The finding that 3-day routine resite was not an effective intervention was consistent across the intention-to-treat primary analysis and the per protocol analysis. There remained no effect when events were expressed per patient or per 1,000 IVD days. Neither composite nor individual complication rates differed between groups, and there were no cases of local or device-related bloodstream infection. It appears safe and practical to leave IVDs in situ as long as they are functioning well and are still needed for clinical treatments.
All IVDs will fail eventually, but this study shows that artificially shortening the lifespan of individual catheters does not reduce the overall complication rates over the course of therapy. Our results indicate that the average duration of IV therapy is 5-6 days and that many catheters can remain complication-free for this period. If catheters are not routinely resited, the median dwell time would remain within the 72-96 hours recommended by the CDC, but about 10% would remain in situ for longer (in this study up to 43 days with no complications). Our data show that a policy of resite on clinical indication would mean that one of every two patients would need a single cannula to receive treatment, whereas a 3-day change policy would result in only one in five patients having this scenario, with the rest requiring multiple cannulations and therefore additional pain and inconvenience.
The results are consistent with the findings of recent RCTs in both hospitals and the community that have found no benefit in routinely resiting IVDs every 3 days [15
]. In these studies, many cannulae were inserted by an expert IVD team [15
], which may have minimised complications in both groups [19
]. Our study confirms and extends these findings into the general medical/surgical setting without an IV team where IVDs were inserted by a variety of nursing and medical staff. Data from this study were included in a 2010 Cochrane Collaboration systematic review and meta-analysis on the topic [18
]. This review included six trials (n = 3,455) and reported no clinically important or statistically significant difference in catheter-related bloodstream infection or phlebitis between IVDs that were routinely resited (at 48-96 hours) or resited on clinical indication, yet there were significantly lower costs in the group resited on clinical indication [18
The belief that routine resite of IVDs will prevent complications appears to stem from early observational studies that noted longer-dwelling IVDs had more complications than shorter-dwelling IVDs [9
]. This is intuitively true, given, for example, that an IVD in situ
for 6 days has twice the time exposure of risk than an IVD in situ
for 3 days. However, this does not prove that two sequentially inserted IVDs (in the same patient), both used for 3 days, have a combined lower risk over time than the 6-day dwell device. Indeed, this and other recent trials strongly suggest that the risk for the patient over the 6-day period is similar. Well-designed cohort studies with modern catheter materials suggest that the daily risk of phlebitis is relatively stable after the first 24 or 48 hours [3
]. The peak in phlebitis between 24 and 48 hours is likely associated with the time taken by the body to mount a biological response after the instigation of therapy; those most likely to develop phlebitis will do so at this time.
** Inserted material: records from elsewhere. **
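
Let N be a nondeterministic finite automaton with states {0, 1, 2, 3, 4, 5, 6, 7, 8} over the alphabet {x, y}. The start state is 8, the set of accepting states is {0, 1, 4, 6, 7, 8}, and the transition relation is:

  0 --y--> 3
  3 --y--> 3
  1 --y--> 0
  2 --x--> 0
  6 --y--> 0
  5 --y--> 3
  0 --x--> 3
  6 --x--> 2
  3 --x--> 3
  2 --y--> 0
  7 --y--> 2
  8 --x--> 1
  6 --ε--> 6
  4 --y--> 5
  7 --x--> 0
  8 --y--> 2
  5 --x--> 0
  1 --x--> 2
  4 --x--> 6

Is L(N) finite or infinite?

finite

The useful states (reachable from 8 and able to reach an accepting state) are {0, 1, 2, 8}.
Restricted to these states the transition graph has no cycle, so every accepting path has bounded length and L is finite.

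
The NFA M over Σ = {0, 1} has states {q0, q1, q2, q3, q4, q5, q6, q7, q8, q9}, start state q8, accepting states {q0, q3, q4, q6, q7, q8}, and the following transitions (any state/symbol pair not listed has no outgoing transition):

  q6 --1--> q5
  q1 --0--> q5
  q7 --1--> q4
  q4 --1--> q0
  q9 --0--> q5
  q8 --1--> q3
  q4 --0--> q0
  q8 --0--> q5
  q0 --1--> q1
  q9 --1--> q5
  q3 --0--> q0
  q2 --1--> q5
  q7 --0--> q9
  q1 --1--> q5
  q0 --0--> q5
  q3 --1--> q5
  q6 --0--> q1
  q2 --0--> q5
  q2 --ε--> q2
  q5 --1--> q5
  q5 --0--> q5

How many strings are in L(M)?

The useful subgraph on states {q0, q3, q8} is acyclic, so L(M) is finite; the longest accepting path visits 3 useful states, giving maximum string length 2.
Counting accepting paths from q8 by length: 1 of length 0, 1 of length 1, 1 of length 2. Total 3.

3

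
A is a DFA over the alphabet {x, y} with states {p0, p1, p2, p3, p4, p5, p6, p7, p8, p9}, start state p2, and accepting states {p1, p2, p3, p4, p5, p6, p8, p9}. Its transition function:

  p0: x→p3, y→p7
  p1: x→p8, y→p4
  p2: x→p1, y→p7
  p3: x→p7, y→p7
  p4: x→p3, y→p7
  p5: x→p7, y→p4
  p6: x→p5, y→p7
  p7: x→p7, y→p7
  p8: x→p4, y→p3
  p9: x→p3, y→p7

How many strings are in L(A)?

8

The useful subgraph on states {p1, p2, p3, p4, p8} is acyclic, so L(A) is finite; the longest accepting path visits 5 useful states, giving maximum string length 4.
Counting accepting paths from p2 by length: 1 of length 0, 1 of length 1, 2 of length 2, 3 of length 3, 1 of length 4. Total 8.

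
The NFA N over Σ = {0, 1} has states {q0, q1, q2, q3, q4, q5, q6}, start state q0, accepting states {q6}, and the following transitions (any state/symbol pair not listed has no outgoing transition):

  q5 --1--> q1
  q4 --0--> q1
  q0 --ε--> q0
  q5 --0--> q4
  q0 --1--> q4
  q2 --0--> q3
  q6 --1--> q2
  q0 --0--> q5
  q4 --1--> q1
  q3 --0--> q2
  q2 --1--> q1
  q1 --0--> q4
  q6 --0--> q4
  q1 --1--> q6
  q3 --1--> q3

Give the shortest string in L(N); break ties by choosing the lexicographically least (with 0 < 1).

A breadth-first search from q0 reaches an accepting state first via the path q0 → q5 → q1 → q6 on input 011.
No string of length < 3 is accepted (BFS exhausts all shorter strings without reaching an accepting state), and 011 is the lexicographically least accepting string of length 3.

011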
The results support the extension of the use of peripheral IVDs beyond the 72-96 hours currently recommended by the CDC [7
]. There is incongruity in the CDC recommendations; they recommend not
to routinely resite IVDs in children or in those with limited venous access. If it is safe in these populations, it is unclear why it would be necessary to routinely resite adults or those with better veins. Higher-risk cannulae such as central venous devices are no longer recommended by the CDC for routine replacement, because trials showed this was not of benefit [7
]. Our study also confirms that the CDC guidelines are not always complied with; one fifth of IVDs in the routine change group were not replaced by this time. However, the per protocol analysis showed that the intervention remained ineffective even for those who truly had their IVDs resited every 3 days.
Limitations of the study included a 9% higher frequency of IV antibiotics and concurrent infection in the routine resite group. This may have put the group at higher risk due to vein irritation, or conversely it protected against bacterial entry. Neither variable was significant in the multivariable model. The unblinded study design was unavoidable, but also a limitation. Our use of clear outcome measures, a full-time research nurse and laboratory staff blinded to culture assessments should have reduced the risk for potential bias. Resource constraints prematurely ended recruitment, thus reducing the anticipated power of the study from 90% to 80%.
Routine IVD resite involves pain for patients, staff procedural time, equipment costs and environmental waste. Contemporary evidence suggests the current policy for routine resite by 72-96 hours is ineffective and should be replaced with a 'resite on clinical indication' policy. It remains imperative that clinical staff monitor IVDs closely and that a daily review of the need for continuing therapy be made, with cessation as soon as possible; the only no-risk IVD is no IVD. Of the 4.3 million acute hospital admissions in Australia each year (excluding day cases), over half have IV treatment [15
]. Conservatively, if even 2 million courses of IV therapy were managed with clinically indicated rather than routine resite, this would save the unnecessary insertion of approximately 660,000 IVDs and free 280,000 hours of staff insertion time. Assuming our costs are similar to those in other Australian hospitals, a change to resite on clinical indication would save approximately AUD$24 million nationally each year.